The Conscious to do what is right: East African Federation

Hey Everyone,

Well, I've finally decided to start working on an idea I've had for a new TL. After the end of the First World War, the idea of Closer Union in British East Africa was thrown around and attracted a great deal of public attention. Only after a Joint Parliamentary Commission was convened in 1930 and its official findings published in 1931 did the idea of an East African Federation die.

What if this idea of East African Federation did not die in 1931? What if beginning in 1919, a concerted effort by the European settlers to attract immigrants from post-war Europe took shape and convinced the British government to embrace an East African Federation? How would a white minority-run state in East Africa fare in the post-war world?

Here's what I've written so far. Comments and questions welcomed. Thanks!

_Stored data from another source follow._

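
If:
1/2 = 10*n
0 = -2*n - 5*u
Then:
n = 1/20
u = -1/50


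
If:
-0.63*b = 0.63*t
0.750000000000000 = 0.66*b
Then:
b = 1.14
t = -1.14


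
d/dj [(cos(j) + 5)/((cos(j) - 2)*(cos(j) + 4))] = (cos(j)^2 + 10*cos(j) + 18)*sin(j)/((cos(j) - 2)^2*(cos(j) + 4)^2)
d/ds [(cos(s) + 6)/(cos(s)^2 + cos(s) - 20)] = (cos(s)^2 + 12*cos(s) + 26)*sin(s)/(cos(s)^2 + cos(s) - 20)^2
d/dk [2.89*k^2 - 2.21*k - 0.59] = 5.78*k - 2.21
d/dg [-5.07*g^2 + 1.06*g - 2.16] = 1.06 - 10.14*g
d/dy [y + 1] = 1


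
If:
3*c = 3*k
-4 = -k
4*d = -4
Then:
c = 4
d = -1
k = 4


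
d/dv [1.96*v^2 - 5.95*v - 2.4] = 3.92*v - 5.95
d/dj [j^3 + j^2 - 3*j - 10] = 3*j^2 + 2*j - 3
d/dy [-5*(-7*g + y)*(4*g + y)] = 15*g - 10*y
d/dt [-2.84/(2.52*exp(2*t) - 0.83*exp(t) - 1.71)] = (14.3136*exp(t) - 2.3572)*exp(t)/(-2.52*exp(2*t) + 0.83*exp(t) + 1.71)^2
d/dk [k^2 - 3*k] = 2*k - 3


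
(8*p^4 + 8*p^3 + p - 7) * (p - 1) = 8*p^5 - 8*p^3 + p^2 - 8*p + 7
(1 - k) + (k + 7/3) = 10/3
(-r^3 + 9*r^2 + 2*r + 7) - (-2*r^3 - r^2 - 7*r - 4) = r^3 + 10*r^2 + 9*r + 11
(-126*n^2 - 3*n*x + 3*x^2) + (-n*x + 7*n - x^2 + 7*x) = -126*n^2 - 4*n*x + 7*n + 2*x^2 + 7*x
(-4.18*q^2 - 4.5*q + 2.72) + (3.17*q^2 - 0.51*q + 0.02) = -1.01*q^2 - 5.01*q + 2.74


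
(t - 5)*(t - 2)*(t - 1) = t^3 - 8*t^2 + 17*t - 10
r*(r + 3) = r^2 + 3*r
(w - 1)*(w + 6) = w^2 + 5*w - 6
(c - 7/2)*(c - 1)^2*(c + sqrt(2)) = c^4 - 11*c^3/2 + sqrt(2)*c^3 - 11*sqrt(2)*c^2/2 + 8*c^2 - 7*c/2 + 8*sqrt(2)*c - 7*sqrt(2)/2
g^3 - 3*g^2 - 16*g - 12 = (g - 6)*(g + 1)*(g + 2)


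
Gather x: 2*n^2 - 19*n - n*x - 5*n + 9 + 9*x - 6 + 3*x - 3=2*n^2 - 24*n + x*(12 - n)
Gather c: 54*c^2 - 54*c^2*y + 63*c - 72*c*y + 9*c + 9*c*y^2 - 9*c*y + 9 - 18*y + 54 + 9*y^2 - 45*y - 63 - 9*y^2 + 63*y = c^2*(54 - 54*y) + c*(9*y^2 - 81*y + 72)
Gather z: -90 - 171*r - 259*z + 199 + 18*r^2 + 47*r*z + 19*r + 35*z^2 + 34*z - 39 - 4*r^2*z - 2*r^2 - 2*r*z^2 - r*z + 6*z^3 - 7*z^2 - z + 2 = 16*r^2 - 152*r + 6*z^3 + z^2*(28 - 2*r) + z*(-4*r^2 + 46*r - 226) + 72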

The Conscious to do what is Right: Britain and the East African Federation, 1919-Present

Introduction-
It is said that some of the best ideas come with the worst of intentions. The East African Federation can be categorized as one of those ideas. At no time between the founding of Britain’s East African colonies in the mid-1880s and the end of the First World War were there not calls, petitions, or rallies in the East African territories aimed at gaining attention and publicity for this cause. These early ideas were always unrealistic because of the German presence in East Africa. After the end of the war, these plans formally seen as unrealistic became realistic to many forward thinking MPs and administrators alike.

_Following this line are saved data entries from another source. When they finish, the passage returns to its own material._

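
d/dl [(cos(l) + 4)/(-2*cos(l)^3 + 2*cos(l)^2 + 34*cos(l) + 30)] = (13*cos(l) - 11*cos(2*l) - cos(3*l) + 95)*sin(l)/(4*(-cos(l)^3 + cos(l)^2 + 17*cos(l) + 15)^2)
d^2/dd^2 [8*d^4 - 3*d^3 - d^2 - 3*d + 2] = 96*d^2 - 18*d - 2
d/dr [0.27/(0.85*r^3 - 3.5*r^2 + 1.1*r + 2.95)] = (-0.6885*r^2 + 1.89*r - 0.297)/(0.85*r^3 - 3.5*r^2 + 1.1*r + 2.95)^2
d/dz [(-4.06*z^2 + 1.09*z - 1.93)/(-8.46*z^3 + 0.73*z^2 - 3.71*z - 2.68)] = (-34.3476*z^4 + 18.4428*z^3 - 34.7165*z^2 + 24.5794*z - 10.0815)/(71.5716*z^6 - 12.3516*z^5 + 63.3061*z^4 + 39.929*z^3 + 9.8513*z^2 + 19.8856*z + 7.1824)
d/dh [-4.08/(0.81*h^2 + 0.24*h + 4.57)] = (6.6096*h + 0.9792)/(0.81*h^2 + 0.24*h + 4.57)^2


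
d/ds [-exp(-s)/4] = exp(-s)/4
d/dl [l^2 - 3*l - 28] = 2*l - 3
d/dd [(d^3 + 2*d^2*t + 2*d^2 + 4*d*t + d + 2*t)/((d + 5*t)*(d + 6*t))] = (d^4 + 22*d^3*t + 112*d^2*t^2 + 18*d^2*t - d^2 + 120*d*t^3 + 120*d*t^2 - 4*d*t + 120*t^3 + 8*t^2)/(d^4 + 22*d^3*t + 181*d^2*t^2 + 660*d*t^3 + 900*t^4)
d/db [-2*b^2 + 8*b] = 8 - 4*b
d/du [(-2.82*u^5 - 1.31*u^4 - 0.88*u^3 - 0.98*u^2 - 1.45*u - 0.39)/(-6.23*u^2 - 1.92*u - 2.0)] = (52.7058*u^6 + 37.9802*u^5 + 41.228*u^4 + 13.8592*u^3 - 1.8719*u^2 - 0.939400000000001*u + 2.1512)/(38.8129*u^4 + 23.9232*u^3 + 28.6064*u^2 + 7.68*u + 4.0)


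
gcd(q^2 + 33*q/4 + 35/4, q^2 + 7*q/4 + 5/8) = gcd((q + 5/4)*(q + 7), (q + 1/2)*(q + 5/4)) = q + 5/4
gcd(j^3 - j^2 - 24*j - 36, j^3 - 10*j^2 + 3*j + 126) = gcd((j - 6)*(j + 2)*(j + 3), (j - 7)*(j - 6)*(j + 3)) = j^2 - 3*j - 18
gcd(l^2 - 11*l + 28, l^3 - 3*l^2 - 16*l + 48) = l - 4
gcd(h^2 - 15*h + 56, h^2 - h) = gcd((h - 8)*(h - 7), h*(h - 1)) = 1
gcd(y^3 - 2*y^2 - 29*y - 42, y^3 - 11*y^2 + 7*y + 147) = y^2 - 4*y - 21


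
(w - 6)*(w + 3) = w^2 - 3*w - 18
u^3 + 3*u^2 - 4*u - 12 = (u - 2)*(u + 2)*(u + 3)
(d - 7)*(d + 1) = d^2 - 6*d - 7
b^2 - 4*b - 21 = (b - 7)*(b + 3)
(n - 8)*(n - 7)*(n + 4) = n^3 - 11*n^2 - 4*n + 224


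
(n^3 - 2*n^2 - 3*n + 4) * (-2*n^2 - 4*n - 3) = -2*n^5 + 11*n^3 + 10*n^2 - 7*n - 12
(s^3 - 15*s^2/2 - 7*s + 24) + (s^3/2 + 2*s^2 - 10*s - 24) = 3*s^3/2 - 11*s^2/2 - 17*s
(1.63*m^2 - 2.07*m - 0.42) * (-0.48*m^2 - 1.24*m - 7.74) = -0.7824*m^4 - 1.0276*m^3 - 9.8478*m^2 + 16.5426*m + 3.2508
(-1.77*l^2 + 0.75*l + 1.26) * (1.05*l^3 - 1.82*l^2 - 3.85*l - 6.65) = -1.8585*l^5 + 4.0089*l^4 + 6.7725*l^3 + 6.5898*l^2 - 9.8385*l - 8.379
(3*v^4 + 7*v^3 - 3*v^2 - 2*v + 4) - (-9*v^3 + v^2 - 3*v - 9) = 3*v^4 + 16*v^3 - 4*v^2 + v + 13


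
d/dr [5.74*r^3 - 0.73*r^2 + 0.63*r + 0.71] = 17.22*r^2 - 1.46*r + 0.63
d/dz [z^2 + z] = 2*z + 1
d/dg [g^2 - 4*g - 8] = 2*g - 4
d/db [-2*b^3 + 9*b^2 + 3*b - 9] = -6*b^2 + 18*b + 3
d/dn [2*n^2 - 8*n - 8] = 4*n - 8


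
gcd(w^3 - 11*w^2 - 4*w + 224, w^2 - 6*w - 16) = w - 8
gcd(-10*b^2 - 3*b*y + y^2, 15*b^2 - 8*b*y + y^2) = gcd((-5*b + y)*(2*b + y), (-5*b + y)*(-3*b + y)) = -5*b + y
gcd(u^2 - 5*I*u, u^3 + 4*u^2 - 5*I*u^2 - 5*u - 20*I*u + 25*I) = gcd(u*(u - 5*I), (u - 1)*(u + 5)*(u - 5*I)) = u - 5*I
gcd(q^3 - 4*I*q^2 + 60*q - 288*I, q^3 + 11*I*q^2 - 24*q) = q + 8*I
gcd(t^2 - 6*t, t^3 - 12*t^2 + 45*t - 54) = t - 6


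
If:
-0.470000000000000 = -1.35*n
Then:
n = 0.35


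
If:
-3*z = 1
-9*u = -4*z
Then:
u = -4/27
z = -1/3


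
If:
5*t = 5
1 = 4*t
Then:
No Solution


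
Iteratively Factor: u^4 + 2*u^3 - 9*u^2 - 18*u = (u)*(u^3 + 2*u^2 - 9*u - 18) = u*(u + 2)*(u^2 - 9) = u*(u - 3)*(u + 2)*(u + 3)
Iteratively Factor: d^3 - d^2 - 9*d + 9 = (d + 3)*(d^2 - 4*d + 3) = (d - 1)*(d + 3)*(d - 3)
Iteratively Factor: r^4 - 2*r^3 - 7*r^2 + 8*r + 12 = (r + 2)*(r^3 - 4*r^2 + r + 6) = (r - 2)*(r + 2)*(r^2 - 2*r - 3) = (r - 3)*(r - 2)*(r + 2)*(r + 1)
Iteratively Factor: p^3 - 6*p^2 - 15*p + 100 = (p - 5)*(p^2 - p - 20) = (p - 5)^2*(p + 4)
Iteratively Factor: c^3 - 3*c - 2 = (c + 1)*(c^2 - c - 2) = (c - 2)*(c + 1)*(c + 1)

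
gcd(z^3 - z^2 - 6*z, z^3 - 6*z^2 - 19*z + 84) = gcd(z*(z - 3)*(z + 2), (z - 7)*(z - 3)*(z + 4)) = z - 3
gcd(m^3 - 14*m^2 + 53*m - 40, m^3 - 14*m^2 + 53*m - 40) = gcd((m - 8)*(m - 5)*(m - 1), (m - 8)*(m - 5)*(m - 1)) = m^3 - 14*m^2 + 53*m - 40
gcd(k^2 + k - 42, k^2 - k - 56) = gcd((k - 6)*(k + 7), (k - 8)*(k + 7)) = k + 7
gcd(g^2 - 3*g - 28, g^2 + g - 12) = g + 4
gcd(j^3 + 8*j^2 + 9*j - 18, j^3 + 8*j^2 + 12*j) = j + 6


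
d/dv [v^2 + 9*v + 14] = 2*v + 9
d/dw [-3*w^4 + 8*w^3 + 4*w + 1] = -12*w^3 + 24*w^2 + 4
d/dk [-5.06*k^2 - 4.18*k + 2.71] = -10.12*k - 4.18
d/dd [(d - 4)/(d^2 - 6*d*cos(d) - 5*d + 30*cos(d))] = (-6*d^2*sin(d) - d^2 + 54*d*sin(d) + 8*d - 120*sin(d) + 6*cos(d) - 20)/((d - 5)^2*(d - 6*cos(d))^2)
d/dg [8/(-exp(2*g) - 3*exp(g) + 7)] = (16*exp(g) + 24)*exp(g)/(exp(2*g) + 3*exp(g) - 7)^2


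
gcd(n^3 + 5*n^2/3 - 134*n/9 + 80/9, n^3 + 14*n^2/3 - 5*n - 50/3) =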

Like many ideas spawned in the headwaters of colonial rhetoric and drawing strength from the swamp of racial intolerance, the Closer Union movement put on a public façade of progress. It was declared that the founding of an East African Federation would herald a new age of progress in the African territories, that British settler and African citizen alike would reap the benefits. Publicly, it was said that the settler population would work hand in hand with the administration to bring the disenfranchised African population into the political process. Privately, the leaders of the settler communities and their allies in the territorial governments would speak of white minority rule and pushing the African citizens off to the wayside. They would be left to rot in government sponsored ghettos and slums while the settlers would live in high rises, and rake in profits from the vast natural resources of the area.

No one could have foreseen what was to come. European immigration to the East African Federation was heralded, embraced, encouraged, even, by the colonial overlords who did to so to ensure their place in the new order of things. They would ensure future votes 10 years down to the line by encouraging post-war immigration from Central Europe and the Dominions. They would ensure future profits and economic prosperity for their people by securing lucrative mineral extraction contracts from foreign investors, and the expansion of the Kenyan plantation system into the surrounding regions. When the E.A.F. and its leadership followed the South African model and openly broke with the Commonwealth, the nation was transformed from a melting pot of Europe and Africa heralded as the vision for a new tomorrow, into an Apartheid state just as vile, cruel, and self-serving as the South Africans.

We must now, today, live with the repercussions. Though white minority rule has given way to universal enfranchisement and the social, economic, and political inequality of the past has been swept aside, for much of the population inequality still exists. The booming East African economy has benefited some, even helping to line the wallets of its former racist overlords, but many have yet to see a penny’s worth of profit. Political intrigue still racks the national and regional governments. Corruption, vice, graft, all still plague the nation’s politicians and law enforcement agencies. Leaders like Jomo Kenyatta and Julius Nyerere have come and gone, showing their peoples the path to freedom. This path has been a long and hard one.

Even today, their people still walk this path…
 

Sachyriel

Banned
I like it. Will it be a long, revolutionary struggle, or the Gandhi-styled one? East Africa is in the middle of South Africa and India, so I could see influences from both.